As the chart above shows, American Eagle has generally been a buy when it’s dipped below 0.70x sales over the past decade, as shown by the lower pane’s green arrows. While bottoms have not always come right away, this has been a low-risk area for investing. We are currently just about to exit the 0.70x sales area and are near the upper border. Therefore, while I wouldn’t be rushing to buy the stock near $14.80, I believe that any pullbacks are likely to provide buying opportunities. The below Value rating of B- for American Eagle agrees with this view, as the stock has is tied for the 4th best value rating among the top 9 rated stocks from a Quant rating standpoint in the Seeking Alpha premium database. Given the B- score, I see American as a Hold, but a buy on dips below $13.80, where I would expect it to move back onto a ‘B’ reading.
Fortunately for investors, the technical picture corroborates this view across the major time-frames. If we look at a quarterly price chart, we can see a false breakdown at the $12.00 level and a sharp reversal back into the base. This is generally a bullish development as it shows that weak hands were shaken out while institutions scooped up the shares, driving the price higher. On the weekly chart below, American Eagle is breaking out of a multi-year downtrend line and is now back above its key weekly moving average. Besides, the stock has been up on above-average volume for the past three weeks, showing subtle signs of accumulation. While this doesn’t preclude pullbacks from here, I would expect any pullbacks to the weekly moving average near $13.50 to find strong support.
American Eagle doesn’t fit the typical growth stock metrics I look for, but the stock is trading at an attractive valuation while the technical picture improves considerably. Given that the stock is trading at one of its lowest revenue multiples in history despite a high probability that sales can accelerate from here with CCO Jen Foyle heading up OFFLINE and entering a new segment (active-wear), I see no reason to rush to take profits just yet.

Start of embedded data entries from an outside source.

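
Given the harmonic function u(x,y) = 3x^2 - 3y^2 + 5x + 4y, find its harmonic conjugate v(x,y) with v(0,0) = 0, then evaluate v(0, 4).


Step 1: v_x = -u_y = 6y - 4
Step 2: v_y = u_x = 6x + 5
Step 3: v = 6xy - 4x + 5y + C
Step 4: v(0,0) = 0 => C = 0
Step 5: v(0, 4) = 20

20


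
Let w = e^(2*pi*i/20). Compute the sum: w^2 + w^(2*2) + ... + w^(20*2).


Step 1: The sum sum_{j=1}^{n} w^(k*j) equals n if n | k, else 0.
Step 2: Here n = 20, k = 2
Step 3: Does n divide k? 20 | 2 -> False
Step 4: Sum = 0

0


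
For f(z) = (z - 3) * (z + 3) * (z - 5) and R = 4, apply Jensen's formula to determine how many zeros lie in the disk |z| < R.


Jensen's formula: (1/2pi)*integral log|f(Re^it)|dt = log|f(0)| + sum_{|a_k|<R} log(R/|a_k|)
Step 1: f(0) = (-3) * 3 * (-5) = 45
Step 2: log|f(0)| = log|3| + log|-3| + log|5| = 3.8067
Step 3: Zeros inside |z| < 4: 3, -3
Step 4: Jensen sum = log(4/3) + log(4/3) = 0.5754
Step 5: n(R) = number of terms in the Jensen sum = count of zeros inside |z| < 4 = 2

2


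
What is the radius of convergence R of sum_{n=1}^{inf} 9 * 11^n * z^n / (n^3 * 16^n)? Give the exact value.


Step 1: General term a_n = 9 * 11^n / (n^3 * 16^n)
Step 2: By the root test, |a_n|^(1/n) = 9^(1/n) * 11 / (n^(3/n) * 16) -> 11/16 as n -> infinity (since 9^(1/n) -> 1 and n^(3/n) -> 1)
Step 3: R = 1/lim|a_n|^(1/n) = 16/11

16/11


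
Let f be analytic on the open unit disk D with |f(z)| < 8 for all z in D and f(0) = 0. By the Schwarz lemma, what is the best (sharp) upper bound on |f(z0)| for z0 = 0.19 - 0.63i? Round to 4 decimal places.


Step 1: g = f/8 maps D -> D with g(0) = 0, so by the Schwarz lemma |g(z)| <= |z|, i.e. |f(z)| <= 8|z|; this is sharp (f(z) = 8z).
Step 2: |z0|^2 = 0.19^2 + (-0.63)^2 = 0.433
Step 3: |z0| = sqrt(0.433) = 0.658027
Step 4: Best bound = 8 * |z0| = 8 * 0.658027 = 5.2642

5.2642


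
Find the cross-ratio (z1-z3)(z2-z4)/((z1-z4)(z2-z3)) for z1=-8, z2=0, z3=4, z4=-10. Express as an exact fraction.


Step 1: (z1-z3)(z2-z4) = (-12) * 10 = -120
Step 2: (z1-z4)(z2-z3) = 2 * (-4) = -8
Step 3: Cross-ratio = 120/8 = 15

15


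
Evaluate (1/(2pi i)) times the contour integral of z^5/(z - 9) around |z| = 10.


Step 1: f(z) = z^5, a = 9 is inside |z| = 10
Step 2: By Cauchy integral formula: (1/(2pi*i)) * integral = f(a)
Step 3: f(9) = 9^5 = 59049

59049


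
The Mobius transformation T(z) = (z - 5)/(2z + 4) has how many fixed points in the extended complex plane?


Step 1: Fixed points satisfy T(z) = z
Step 2: 2z^2 + 3z + 5 = 0
Step 3: Discriminant = 3^2 - 4*2*5 = -31
Step 4: Number of fixed points = 2

2


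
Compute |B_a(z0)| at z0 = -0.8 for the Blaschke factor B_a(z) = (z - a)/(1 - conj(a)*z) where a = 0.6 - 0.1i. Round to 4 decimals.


Step 1: Numerator z0 - a = -0.8 - (0.6 - 0.1i) = -1.4 + 0.1i
Step 2: Denominator 1 - conj(a)*z0 = 1 - (0.6 + 0.1i)*(-0.8) = 1.48 + 0.08i
Step 3: |z0 - a|^2 = (-1.4)^2 + 0.1^2 = 1.97; |1 - conj(a)*z0|^2 = 1.48^2 + 0.08^2 = 2.1968
Step 4: |B_a(-0.8)| = sqrt(1.97 / 2.1968) = sqrt(0.896759)
Step 5: = 0.947

0.947


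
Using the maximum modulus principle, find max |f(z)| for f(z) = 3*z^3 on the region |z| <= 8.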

Therefore, if we were to see American Eagle pull back over the coming weeks and take a rest, I would view any corrections below $13.80 as low-risk buying opportunities.

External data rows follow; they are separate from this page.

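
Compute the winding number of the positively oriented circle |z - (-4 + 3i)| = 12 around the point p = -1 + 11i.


Step 1: Center c = (-4, 3), radius = 12
Step 2: |p - c|^2 = 3^2 + 8^2 = 73
Step 3: r^2 = 144
Step 4: |p-c| < r so winding number = 1

1


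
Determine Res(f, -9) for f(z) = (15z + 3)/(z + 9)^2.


Step 1: Pole of order 2 at z = -9
Step 2: Res = lim d/dz [(z + 9)^2 * f(z)] as z -> -9
Step 3: (z + 9)^2 * f(z) = 15z + 3
Step 4: d/dz[15z + 3] = 15

15


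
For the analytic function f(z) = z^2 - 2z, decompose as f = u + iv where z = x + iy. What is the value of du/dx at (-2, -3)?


Step 1: f(z) = (x+iy)^2 - 2(x+iy) + 0
Step 2: u = (x^2 - y^2) - 2x + 0
Step 3: u_x = 2x - 2
Step 4: At (-2, -3): u_x = -4 - 2 = -6

-6


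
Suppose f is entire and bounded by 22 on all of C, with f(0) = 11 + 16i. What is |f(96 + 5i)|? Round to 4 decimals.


Step 1: By Liouville's theorem, a bounded entire function is constant.
Step 2: f(z) = f(0) = 11 + 16i for all z.
Step 3: |f(w)| = |11 + 16i| = sqrt(121 + 256)
Step 4: = 19.4165

19.4165


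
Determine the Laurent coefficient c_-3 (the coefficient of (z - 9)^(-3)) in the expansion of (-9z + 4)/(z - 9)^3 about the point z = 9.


Step 1: Write the numerator in powers of (z - 9): -9z + 4 = -9(z - 9) + (-9*9 + 4) = -9(z - 9) - 77
Step 2: Divide by (z - 9)^3: f(z) = -77(z - 9)^(-3) - 9(z - 9)^(-2)
Step 3: This finite sum is the Laurent series of f about z = 9.
Step 4: Coefficient of (z - 9)^(-3) = -9*9 + 4 = -77

-77


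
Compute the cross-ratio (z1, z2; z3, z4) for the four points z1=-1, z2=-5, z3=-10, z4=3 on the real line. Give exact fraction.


Step 1: (z1-z3)(z2-z4) = 9 * (-8) = -72
Step 2: (z1-z4)(z2-z3) = (-4) * 5 = -20
Step 3: Cross-ratio = 72/20 = 18/5

18/5


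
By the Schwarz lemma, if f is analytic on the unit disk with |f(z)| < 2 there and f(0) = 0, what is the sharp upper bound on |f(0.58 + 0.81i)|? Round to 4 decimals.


Step 1: g = f/2 maps D -> D with g(0) = 0, so by the Schwarz lemma |g(z)| <= |z|, i.e. |f(z)| <= 2|z|; this is sharp (f(z) = 2z).
Step 2: |z0|^2 = 0.58^2 + 0.81^2 = 0.9925
Step 3: |z0| = sqrt(0.9925) = 0.996243
Step 4: Best bound = 2 * |z0| = 2 * 0.996243 = 1.9925

1.9925


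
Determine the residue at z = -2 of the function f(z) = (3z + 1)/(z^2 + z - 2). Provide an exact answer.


Step 1: Q(z) = z^2 + z - 2 = (z + 2)(z - 1)
Step 2: Q'(z) = 2z + 1
Step 3: Q'(-2) = -3, P(-2) = -5
Step 4: Res = P(-2)/Q'(-2) = -5/(-3) = 5/3

5/3


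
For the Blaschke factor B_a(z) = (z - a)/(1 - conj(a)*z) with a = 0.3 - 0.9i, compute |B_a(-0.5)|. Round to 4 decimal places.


Step 1: Numerator z0 - a = -0.5 - (0.3 - 0.9i) = -0.8 + 0.9i
Step 2: Denominator 1 - conj(a)*z0 = 1 - (0.3 + 0.9i)*(-0.5) = 1.15 + 0.45i
Step 3: |z0 - a|^2 = (-0.8)^2 + 0.9^2 = 1.45; |1 - conj(a)*z0|^2 = 1.15^2 + 0.45^2 = 1.525
Step 4: |B_a(-0.5)| = sqrt(1.45 / 1.525) = sqrt(0.95082)
Step 5: = 0.9751

0.9751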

Disclosure: I/we have no positions in any stocks mentioned, and no plans to initiate any positions within the next 72 hours. I wrote this article myself, and it expresses my own opinions. I am not receiving compensation for it (other than from Seeking Alpha). I have no business relationship with any company whose stock is mentioned in this article.
Additional disclosure: Disclaimer: Taylor Dart is not a Registered Investment Advisor or Financial Planner. This writing is for informational purposes only. It does not constitute an offer to sell, a solicitation to buy, or a recommendation regarding any securities transaction. The information contained in this writing should not be construed as financial or investment advice on any subject matter. Taylor Dart expressly disclaims all liability in respect to actions taken based on any or all of the information on this writing.